[JAKARTA] Jaksa Agung, Hendarman Supandji, meminta semua jaksa, pejabat kejaksaan agung (kejagung), terutama pejabat yang baru dilantik agar memperbaiki kredibilitas lembaga tersebut.
"Kepada pejabat baru, saya minta perbaiki kredibilitas kejaksaan. Jangan sekali-kali bermain yang membuat nama baik institusi kejaksaan rusak," kata Hendarman, sebagaimana diucapkan, Wakil Jaksa Agung, Muchtar Arifin, dalam pelantikan Direktur Penyidikan pada Tindak Pidana Khusus di Kantor Kejagung, Selasa (25/3).
Hendarman mengatakan, dia tidak segan-segan mengambil tindakan tegas untuk jaksa-jaksa yang merusak nama baik institusi tersebut. Apalagi, akhir-akhir ini menjaga sorotan publik karena besarnya harapan masyarakat agar aparat kejaksaan menegakkan hukum secara tegas, jujur dan tidak diskriminasi.

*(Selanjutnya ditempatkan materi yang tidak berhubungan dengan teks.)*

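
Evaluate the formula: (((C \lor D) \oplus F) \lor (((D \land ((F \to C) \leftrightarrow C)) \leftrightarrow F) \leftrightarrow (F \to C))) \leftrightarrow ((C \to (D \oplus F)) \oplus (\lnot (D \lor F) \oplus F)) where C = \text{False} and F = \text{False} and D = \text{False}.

\text{False}

C \lor D = \text{False} \lor \text{False} = \text{False}
(C \lor D) \oplus F = \text{False} \oplus \text{False} = \text{False}
F \to C = \text{False} \to \text{False} = \text{True}
(F \to C) \leftrightarrow C = \text{True} \leftrightarrow \text{False} = \text{False}
D \land ((F \to C) \leftrightarrow C) = \text{False} \land \text{False} = \text{False}
(D \land ((F \to C) \leftrightarrow C)) \leftrightarrow F = \text{False} \leftrightarrow \text{False} = \text{True}
F \to C = \text{False} \to \text{False} = \text{True}
((D \land ((F \to C) \leftrightarrow C)) \leftrightarrow F) \leftrightarrow (F \to C) = \text{True} \leftrightarrow \text{True} = \text{True}
((C \lor D) \oplus F) \lor (((D \land ((F \to C) \leftrightarrow C)) \leftrightarrow F) \leftrightarrow (F \to C)) = \text{False} \lor \text{True} = \text{True}
D \oplus F = \text{False} \oplus \text{False} = \text{False}
C \to (D \oplus F) = \text{False} \to \text{False} = \text{True}
D \lor F = \text{False} \lor \text{False} = \text{False}
\lnot (D \lor F) = \lnot \text{False} = \text{True}
\lnot (D \lor F) \oplus F = \text{True} \oplus \text{False} = \text{True}
(C \to (D \oplus F)) \oplus (\lnot (D \lor F) \oplus F) = \text{True} \oplus \text{True} = \text{False}
(((C \lor D) \oplus F) \lor (((D \land ((F \to C) \leftrightarrow C)) \leftrightarrow F) \leftrightarrow (F \to C))) \leftrightarrow ((C \to (D \oplus F)) \oplus (\lnot (D \lor F) \oplus F)) = \text{True} \leftrightarrow \text{False} = \text{False}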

Pada kesempatan itu Wakil Jaksa Agung, Muchtar Arifin, melantik Direktur Penyidikan (Dirdik) Tindak Pidana Khusus (Pidsus) Kejaksaan Agung (Kejagung), Mohammad Farella. Mohammad Farella sebelumnya menjabat sebagai Wakil Kepala Kejaksaan Tinggi Bengkulu, menggantikan Muhammad Salim. Salim selanjutnya menjabat sebagai staf ahli Kejagung.
Selain Farrela, pada hari ini Wakil Jaksa Agung juga melantik Salim, Kepala Kejaksaan Tinggi Riau Muhammad Yusuf; Kepala Kejaksaan Tinggi DI Yogyakarta, Ibnu Hariadi; dan Pengkaji pada Jaksa Agung Muda Perdata dan Tata Usaha Negara Kejagung, Siswoyo.

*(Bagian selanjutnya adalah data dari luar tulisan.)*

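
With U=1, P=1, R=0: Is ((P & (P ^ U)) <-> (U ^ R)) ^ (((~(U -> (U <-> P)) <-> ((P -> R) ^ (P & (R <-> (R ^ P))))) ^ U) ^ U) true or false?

P ^ U = 1 ^ 1 = 0
P & (P ^ U) = 1 & 0 = 0
U ^ R = 1 ^ 0 = 1
(P & (P ^ U)) <-> (U ^ R) = 0 <-> 1 = 0
U <-> P = 1 <-> 1 = 1
U -> (U <-> P) = 1 -> 1 = 1
~(U -> (U <-> P)) = ~1 = 0
P -> R = 1 -> 0 = 0
R ^ P = 0 ^ 1 = 1
R <-> (R ^ P) = 0 <-> 1 = 0
P & (R <-> (R ^ P)) = 1 & 0 = 0
(P -> R) ^ (P & (R <-> (R ^ P))) = 0 ^ 0 = 0
~(U -> (U <-> P)) <-> ((P -> R) ^ (P & (R <-> (R ^ P)))) = 0 <-> 0 = 1
(~(U -> (U <-> P)) <-> ((P -> R) ^ (P & (R <-> (R ^ P))))) ^ U = 1 ^ 1 = 0
((~(U -> (U <-> P)) <-> ((P -> R) ^ (P & (R <-> (R ^ P))))) ^ U) ^ U = 0 ^ 1 = 1
((P & (P ^ U)) <-> (U ^ R)) ^ (((~(U -> (U <-> P)) <-> ((P -> R) ^ (P & (R <-> (R ^ P))))) ^ U) ^ U) = 0 ^ 1 = 1

1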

Sebelumnya, Jaksa Agung Muda Tindak Pidana Khusus (Pidsus), Kemas Yahya Rahman, dan Direktur Penyidikan (Dirdik) Pidsus, Muhammad Salim, dicopot dari jabatan masing-masing.
Muhammad Yusuf sebelumnya sebagai Pengkaji pada Jaksa Agung Muda Perdata dan Tata Usaha Negara Kejagung. Sedangkan Siswoyo sebelumnya sebagai Kepala Subdit Orang dan Harta Benda pada Sub Direktorat Prapenuntutan pada Tindak Pidana Umum.
Sebelum bertugas di Bengkulu, Farella pernah menjadi kepala Kejari Semarang dan Cibinong. Farella pernah memeriksa mantan Menteri Pertambangan dan Energi Ginandjar Kartasasmita dalam kasus korupsi technical assistance contract (TAC) Pertamina. Farella juga pernah menyidik kasus korupsi dana nonbujeter Bulog Rp 4,6 miliar dengan tersangka Ahmad Ruskandar. [E-8]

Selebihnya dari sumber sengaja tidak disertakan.